On the population level, it is often better to accept that the genotypes inferred from low coverage data may be erroneous but trust that this error is random, giving approximately correct allele frequencies. If the question is “Can I trust the genotype call on this individual at that position?”, the GQ field is useful and tells the confidence on that particular call.
The genotype of a sample at a specific genome position is computed from the observed bases in short-reads spanning that position. The genotype quality and likelihoods are given using Phred scores. With low-coverage data, the likelihoods of alternative genotypes may be fairly similar and a wrong genotype may be “called”. Observing even a single alternative base makes the heterozygous genotype much more likely whereas observing multiple same bases doesn’t necessarily make the homozygous genotype equally clearly superior.

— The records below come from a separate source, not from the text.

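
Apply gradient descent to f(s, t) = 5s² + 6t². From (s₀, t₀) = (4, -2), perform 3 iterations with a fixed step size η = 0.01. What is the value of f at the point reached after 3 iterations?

∇f = (10s, 12t)
Step 1: at (4, -2), ∇f = (40, -24) → (4, -2) − 0.01·(40, -24) = (3.6, -1.76)
Step 2: at (3.6, -1.76), ∇f = (36, -21.12) → (3.6, -1.76) − 0.01·(36, -21.12) = (3.24, -1.5488)
Step 3: at (3.24, -1.5488), ∇f = (32.4, -18.5856) → (3.24, -1.5488) − 0.01·(32.4, -18.5856) = (2.916, -1.362944)
f(2.916, -1.362944) = 53.660978082816

53.660978082816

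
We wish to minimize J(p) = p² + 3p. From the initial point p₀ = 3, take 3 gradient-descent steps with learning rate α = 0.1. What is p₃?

0.804

J′(p) = 2p + 3
p₁ = 3 − 0.1·9 = 2.1
p₂ = 2.1 − 0.1·7.2 = 1.38
p₃ = 1.38 − 0.1·5.76 = 0.804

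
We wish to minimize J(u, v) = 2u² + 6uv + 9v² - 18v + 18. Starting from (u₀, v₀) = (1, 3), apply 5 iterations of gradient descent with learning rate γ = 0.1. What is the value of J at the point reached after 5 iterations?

∇J = (4u + 6v, 6u + 18v - 18)
Step 1: at (1, 3), ∇J = (22, 42) → (1, 3) − 0.1·(22, 42) = (-1.2, -1.2)
Step 2: at (-1.2, -1.2), ∇J = (-12, -46.8) → (-1.2, -1.2) − 0.1·(-12, -46.8) = (0, 3.48)
Step 3: at (0, 3.48), ∇J = (20.88, 44.64) → (0, 3.48) − 0.1·(20.88, 44.64) = (-2.088, -0.984)
Step 4: at (-2.088, -0.984), ∇J = (-14.256, -48.24) → (-2.088, -0.984) − 0.1·(-14.256, -48.24) = (-0.6624, 3.84)
Step 5: at (-0.6624, 3.84), ∇J = (20.3904, 47.1456) → (-0.6624, 3.84) − 0.1·(20.3904, 47.1456) = (-2.70144, -0.87456)
J(-2.70144, -0.87456) = 69.396761088

69.396761088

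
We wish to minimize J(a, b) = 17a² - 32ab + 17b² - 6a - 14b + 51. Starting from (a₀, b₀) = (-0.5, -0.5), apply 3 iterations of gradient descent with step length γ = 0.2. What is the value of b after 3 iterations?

∇J = (34a - 32b - 6, -32a + 34b - 14)
(a₁, b₁) = (-0.5, -0.5) − 0.2·(-7, -15) = (0.9, 2.5)
(a₂, b₂) = (0.9, 2.5) − 0.2·(-55.4, 42.2) = (11.98, -5.94)
(a₃, b₃) = (11.98, -5.94) − 0.2·(591.4, -599.32) = (-106.3, 113.924)
b = 113.924

113.924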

To save space, variant analyses are based on VCF-formatted data that only report the differences of specific samples from the reference individual. This way, the size of the data decreases from billions or hundreds of millions of sites to tens or hundreds of thousands of sites. When calling variants in multiple samples, it is important to distinguish positions that do not contain a variant from positions do not contain information. The GATK approach includes that information in the GVCF data; multiple GVCF files are then join-called to create a VCF file with variant information only.